What is the access modifier of interface methods? It should be public or protected because you have access to them when you implement them (which makes sense). It also should be abstract because they don't have implementation. But lately I've been reading a book called CLR Via C# and the chapter about interfaces says the following

The CLR requires that interface methods be marked as virtual. If you do not explicitly mark the method as virtual in your source code, the compiler marks the method as virtual and sealed.

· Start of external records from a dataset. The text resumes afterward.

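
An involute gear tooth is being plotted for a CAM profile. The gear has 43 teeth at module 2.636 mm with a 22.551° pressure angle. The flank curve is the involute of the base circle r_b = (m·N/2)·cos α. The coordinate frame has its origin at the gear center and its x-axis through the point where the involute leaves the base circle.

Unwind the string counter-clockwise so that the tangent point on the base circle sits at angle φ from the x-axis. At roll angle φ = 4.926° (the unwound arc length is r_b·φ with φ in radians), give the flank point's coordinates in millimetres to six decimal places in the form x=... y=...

pitch radius r_p = m·N/2 = 2.636·43/2 = 56.674000
base radius r_b = r_p·cos α = 56.674000·cos 22.551° = 52.340623
roll angle φ = 4.926° = 0.08597492 rad
x = r_b·(cos φ + φ·sin φ) = 52.340623·(0.99630643 + 0.08597492·0.08586904) = 52.533708
y = r_b·(sin φ − φ·cos φ) = 52.340623·(0.08586904 − 0.08597492·0.99630643) = 0.011079

x=52.533708 y=0.011079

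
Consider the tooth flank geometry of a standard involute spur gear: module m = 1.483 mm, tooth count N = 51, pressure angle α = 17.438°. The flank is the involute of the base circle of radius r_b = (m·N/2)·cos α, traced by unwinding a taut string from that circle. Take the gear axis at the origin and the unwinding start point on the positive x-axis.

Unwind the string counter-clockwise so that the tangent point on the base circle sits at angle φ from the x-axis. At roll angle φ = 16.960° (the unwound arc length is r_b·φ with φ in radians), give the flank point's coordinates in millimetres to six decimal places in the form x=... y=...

x=37.624677 y=0.309191

pitch radius r_p = m·N/2 = 1.483·51/2 = 37.816500
base radius r_b = r_p·cos α = 37.816500·cos 17.438° = 36.078521
roll angle φ = 16.960° = 0.29600784 rad
x = r_b·(cos φ + φ·sin φ) = 36.078521·(0.95650864 + 0.29600784·0.29170401) = 37.624677
y = r_b·(sin φ − φ·cos φ) = 36.078521·(0.29170401 − 0.29600784·0.95650864) = 0.309191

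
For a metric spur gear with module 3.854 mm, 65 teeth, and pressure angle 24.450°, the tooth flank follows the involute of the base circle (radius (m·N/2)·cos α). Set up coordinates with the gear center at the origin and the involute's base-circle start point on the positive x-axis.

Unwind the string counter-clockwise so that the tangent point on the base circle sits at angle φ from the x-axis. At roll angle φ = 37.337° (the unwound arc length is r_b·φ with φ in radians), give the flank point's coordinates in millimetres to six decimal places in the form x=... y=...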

When you mark the interface member virtual compiler complains that the access modifier in not valid. I mean no access modifier is valid for anything in interface rather than the default one which is given to them by compiler right? Can anyone make it clear for me?

like image 205
Dimitri Avatar asked Feb 15 '23 23:02

Dimitri


1 Answers

Interfaces (C# Programming Guide)

Interfaces can contain methods, properties, events, indexers, or any combination of those four member types. For links to examples, see Related Sections. An interface can't contain constants, fields, operators, instance constructors, destructors, or types. Interface members are automatically public, and they can't include any access modifiers. Members also can't be static.

And about interface members implementation:

To implement an interface member, the corresponding member of the implementing class must be public, non-static, and have the same name and signature as the interface member.

So you can't implement an interface member using protected one.